Monday, February 11, 2013

When a Story is Too Good to be True

It seems we can't go a day without hearing a story of someone prominent lying.  Lance Armstrong lied.  So did Manti Te'o.  And the other day I heard on the radio of an(other) American Idol contestant who lied about his life story.

All these stories were simply too good to be true.

There's many reasons why we lie.  This isn't a post about those reasons.

This is a post about one of those reasons- making ourselves look better than we are.

Unfortunately, this reason isn't limited to sports or entertainment.  You see it in churches and church leaders as well.
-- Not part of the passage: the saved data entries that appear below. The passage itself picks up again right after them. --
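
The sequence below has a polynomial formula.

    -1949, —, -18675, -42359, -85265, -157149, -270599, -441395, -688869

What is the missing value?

Using the last 7 terms:
Δ: -23684, -42906, -71884, -113450, -170796, -247474
Δ²: -19222, -28978, -41566, -57346, -76678
Δ³: -9756, -12588, -15780, -19332
Δ⁴: -2832, -3192, -3552
Δ⁵: -360, -360
Constant fifth difference = -360.
Extend backward: -2832 + 360 = -2472;  -9756 + 2472 = -7284;  -19222 + 7284 = -11938;  -23684 + 11938 = -11746;  -18675 + 11746 = -6929

-6929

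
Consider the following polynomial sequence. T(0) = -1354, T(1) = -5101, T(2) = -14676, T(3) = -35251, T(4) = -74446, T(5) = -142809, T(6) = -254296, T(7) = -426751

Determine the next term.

-682386

-3747  -9575  -20575  -39195  -68363  -111487  -172455
-5828  -11000  -18620  -29168  -43124  -60968
-5172  -7620  -10548  -13956  -17844
-2448  -2928  -3408  -3888
-480  -480  -480
The fifth differences are constant (-480).
-3888 − 480 = -4368;  -17844 − 4368 = -22212;  -60968 − 22212 = -83180;  -172455 − 83180 = -255635;  -426751 − 255635 = -682386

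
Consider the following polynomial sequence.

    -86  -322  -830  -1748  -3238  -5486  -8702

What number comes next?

-236 , -508 , -918 , -1490 , -2248 , -3216
-272 , -410 , -572 , -758 , -968
-138 , -162 , -186 , -210
-24 , -24 , -24
Constant fourth difference = -24, so extend:
-210 − 24 = -234;  -968 − 234 = -1202;  -3216 − 1202 = -4418;  -8702 − 4418 = -13120

-13120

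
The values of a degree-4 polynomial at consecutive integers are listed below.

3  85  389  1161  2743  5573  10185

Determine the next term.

17209

First differences: 82  304  772  1582  2830  4612
Second differences: 222  468  810  1248  1782
Third differences: 246  342  438  534
Fourth differences: 96  96  96
The fourth differences are constant (96).
534 + 96 = 630;  1782 + 630 = 2412;  4612 + 2412 = 7024;  10185 + 7024 = 17209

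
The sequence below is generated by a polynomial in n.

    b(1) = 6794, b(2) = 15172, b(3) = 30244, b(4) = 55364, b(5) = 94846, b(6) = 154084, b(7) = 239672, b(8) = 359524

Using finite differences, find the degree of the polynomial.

5

First differences: 8378, 15072, 25120, 39482, 59238, 85588, 119852
Second differences: 6694, 10048, 14362, 19756, 26350, 34264
Third differences: 3354, 4314, 5394, 6594, 7914
Fourth differences: 960, 1080, 1200, 1320
Fifth differences: 120, 120, 120
The fifth differences are constant, so the polynomial has degree 5.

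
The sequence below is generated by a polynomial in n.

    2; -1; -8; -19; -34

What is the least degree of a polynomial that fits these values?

2

Δ: -3, -7, -11, -15
Δ²: -4, -4, -4
The second differences are constant, so the polynomial has degree 2.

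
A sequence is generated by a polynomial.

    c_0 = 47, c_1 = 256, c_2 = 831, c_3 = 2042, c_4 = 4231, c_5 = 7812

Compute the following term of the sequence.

First differences: 209 , 575 , 1211 , 2189 , 3581
Second differences: 366 , 636 , 978 , 1392
Third differences: 270 , 342 , 414
Fourth differences: 72 , 72
The fourth differences are constant (72).
414 + 72 = 486;  1392 + 486 = 1878;  3581 + 1878 = 5459;  7812 + 5459 = 13271

13271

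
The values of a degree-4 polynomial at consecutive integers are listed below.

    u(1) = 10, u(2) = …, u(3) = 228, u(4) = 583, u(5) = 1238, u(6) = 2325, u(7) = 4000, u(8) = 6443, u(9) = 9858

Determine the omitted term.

Using the last 7 terms:
355  655  1087  1675  2443  3415
300  432  588  768  972
132  156  180  204
24  24  24
Constant fourth difference = 24.
Extend backward: 132 − 24 = 108;  300 − 108 = 192;  355 − 192 = 163;  228 − 163 = 65

65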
We (and when I say "we", I don't mean "we"- got it?!) pump up our Sunday attendance.  We over-estimate the number of kids in our children's ministries or our youth groups.  And it's not just attendance.  Any area where there's a measurable statistic- giving, baptisms, new members, volunteers, number of first time guests who return to church, etc- there is the inherent tendency to inflate the number- especially if we need an inflated number to fit in with our peers or make ourselves feel better about ourselves.

The sad thing is that lying or 'estimating' on a number does no good in the long term.  There's a short term benefit- there most always is when we tell a lie- but in the end, if we are using a statistic to measure success (and some will argue against doing that, which is fair), then we are not the number we tell other people- we are the number that is the actual number.  No better.  No worse.